O avô, cuja identidade não foi divulgada, se apresentou voluntariamente à polícia para registrar uma ocorrência sobre ameaças que estaria recebendo após sua imagem ser associada ao caso nas redes sociais. Durante a consulta ao sistema, os policiais encontraram um mandado de prisão em aberto contra ele.
As investigações indicam que o avô tinha conhecimento dos maus-tratos sofridos pela neta e é suspeito de estar diretamente envolvido nos abusos. Marta, natural da Paraíba, havia se mudado para Rondônia para viver com o pai. Seu corpo foi encontrado em condições degradantes em uma residência, apresentando sinais de desnutrição severa e ferimentos, além de estar amordaçada.
Depoimentos de uma testemunha-chave sugerem que o cárcere privado tinha como objetivo silenciar a adolescente. Segundo relatos, Marta teria confidenciado que era frequentemente estuprada pelo pai e pelo avô. Ao tentar denunciar os abusos, foi trancada em um quarto e agredida.
A madrasta da jovem, que já se encontra presa, é acusada de conivência. A testemunha afirmou que, ao tomar conhecimento dos abusos, a mulher agrediu Marta para evitar que a situação fosse revelada.
Na casa onde os crimes ocorreram, a perícia encontrou indícios de que provas foram destruídas.
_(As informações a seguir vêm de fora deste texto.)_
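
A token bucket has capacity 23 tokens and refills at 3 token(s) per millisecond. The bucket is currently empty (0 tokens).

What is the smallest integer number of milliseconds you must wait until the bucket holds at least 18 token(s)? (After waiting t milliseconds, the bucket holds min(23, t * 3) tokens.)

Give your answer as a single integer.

Need t * 3 >= 18, so t >= 18/3.
Smallest integer t = ceil(18/3) = 6.

Answer: 6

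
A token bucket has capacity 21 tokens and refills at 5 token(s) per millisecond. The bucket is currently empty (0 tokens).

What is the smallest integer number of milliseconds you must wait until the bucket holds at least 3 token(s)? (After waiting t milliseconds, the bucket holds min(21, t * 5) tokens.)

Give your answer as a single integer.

Need t * 5 >= 3, so t >= 3/5.
Smallest integer t = ceil(3/5) = 1.

Answer: 1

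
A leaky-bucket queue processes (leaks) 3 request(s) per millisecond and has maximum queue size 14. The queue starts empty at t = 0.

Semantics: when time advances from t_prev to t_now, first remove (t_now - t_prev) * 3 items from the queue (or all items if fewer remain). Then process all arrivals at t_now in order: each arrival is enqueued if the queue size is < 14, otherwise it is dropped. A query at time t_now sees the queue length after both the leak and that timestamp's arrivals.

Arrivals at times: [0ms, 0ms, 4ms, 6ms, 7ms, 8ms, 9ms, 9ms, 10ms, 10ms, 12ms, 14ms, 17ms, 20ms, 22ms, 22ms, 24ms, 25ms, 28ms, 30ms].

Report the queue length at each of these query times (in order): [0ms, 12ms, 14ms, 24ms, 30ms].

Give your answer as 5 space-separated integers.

Queue lengths at query times:
  query t=0ms: backlog = 2
  query t=12ms: backlog = 1
  query t=14ms: backlog = 1
  query t=24ms: backlog = 1
  query t=30ms: backlog = 1

Answer: 2 1 1 1 1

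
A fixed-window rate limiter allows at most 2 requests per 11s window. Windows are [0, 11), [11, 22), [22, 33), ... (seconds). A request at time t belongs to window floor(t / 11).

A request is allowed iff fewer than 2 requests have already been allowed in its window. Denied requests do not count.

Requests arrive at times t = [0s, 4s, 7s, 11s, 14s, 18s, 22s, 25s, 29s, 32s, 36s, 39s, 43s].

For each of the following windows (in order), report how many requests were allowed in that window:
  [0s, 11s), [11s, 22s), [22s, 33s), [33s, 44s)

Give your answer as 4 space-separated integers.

Processing requests:
  req#1 t=0s (window 0): ALLOW
  req#2 t=4s (window 0): ALLOW
  req#3 t=7s (window 0): DENY
  req#4 t=11s (window 1): ALLOW
  req#5 t=14s (window 1): ALLOW
  req#6 t=18s (window 1): DENY
  req#7 t=22s (window 2): ALLOW
  req#8 t=25s (window 2): ALLOW
  req#9 t=29s (window 2): DENY
  req#10 t=32s (window 2): DENY
  req#11 t=36s (window 3): ALLOW
  req#12 t=39s (window 3): ALLOW
  req#13 t=43s (window 3): DENY

Allowed counts by window: 2 2 2 2

Answer: 2 2 2 2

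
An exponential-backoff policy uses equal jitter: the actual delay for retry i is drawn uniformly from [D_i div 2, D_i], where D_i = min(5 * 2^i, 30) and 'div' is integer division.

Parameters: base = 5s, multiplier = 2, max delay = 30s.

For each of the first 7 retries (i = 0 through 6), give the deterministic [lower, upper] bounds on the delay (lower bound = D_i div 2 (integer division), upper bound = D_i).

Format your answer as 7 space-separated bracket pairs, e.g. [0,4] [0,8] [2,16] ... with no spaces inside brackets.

Computing bounds per retry:
  i=0: D_i=min(5*2^0,30)=5, bounds=[2,5]
  i=1: D_i=min(5*2^1,30)=10, bounds=[5,10]
  i=2: D_i=min(5*2^2,30)=20, bounds=[10,20]
  i=3: D_i=min(5*2^3,30)=30, bounds=[15,30]
  i=4: D_i=min(5*2^4,30)=30, bounds=[15,30]
  i=5: D_i=min(5*2^5,30)=30, bounds=[15,30]
  i=6: D_i=min(5*2^6,30)=30, bounds=[15,30]

Answer: [2,5] [5,10] [10,20] [15,30] [15,30] [15,30] [15,30]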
A cama onde a adolescente era mantida amarrada e suas roupas foram queimadas logo após sua morte. O proprietário do imóvel relatou que a madrasta hesitou em chamar as autoridades no dia do falecimento, tentando ocultar a gravidade do ocorrido.
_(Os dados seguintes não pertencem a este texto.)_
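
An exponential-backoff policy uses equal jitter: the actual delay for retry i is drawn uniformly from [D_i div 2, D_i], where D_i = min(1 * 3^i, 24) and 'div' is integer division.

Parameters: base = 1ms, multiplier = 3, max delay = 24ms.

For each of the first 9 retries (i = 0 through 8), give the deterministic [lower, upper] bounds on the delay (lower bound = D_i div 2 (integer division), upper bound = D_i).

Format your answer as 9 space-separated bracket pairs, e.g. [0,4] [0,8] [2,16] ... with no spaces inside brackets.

Answer: [0,1] [1,3] [4,9] [12,24] [12,24] [12,24] [12,24] [12,24] [12,24]

Derivation:
Computing bounds per retry:
  i=0: D_i=min(1*3^0,24)=1, bounds=[0,1]
  i=1: D_i=min(1*3^1,24)=3, bounds=[1,3]
  i=2: D_i=min(1*3^2,24)=9, bounds=[4,9]
  i=3: D_i=min(1*3^3,24)=24, bounds=[12,24]
  i=4: D_i=min(1*3^4,24)=24, bounds=[12,24]
  i=5: D_i=min(1*3^5,24)=24, bounds=[12,24]
  i=6: D_i=min(1*3^6,24)=24, bounds=[12,24]
  i=7: D_i=min(1*3^7,24)=24, bounds=[12,24]
  i=8: D_i=min(1*3^8,24)=24, bounds=[12,24]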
Atualmente, os três principais suspeitos estão sob custódia em Rondônia. O pai e o avô foram levados ao presídio provisório Urso Branco, enquanto a madrasta permanece detida no Centro de Ressocialização Feminino Sueli Maria Mendonça. As autoridades continuam a ouvir testemunhas para finalizar o inquérito, que investiga homicídio qualificado, estupro de vulnerável, cárcere privado e tortura.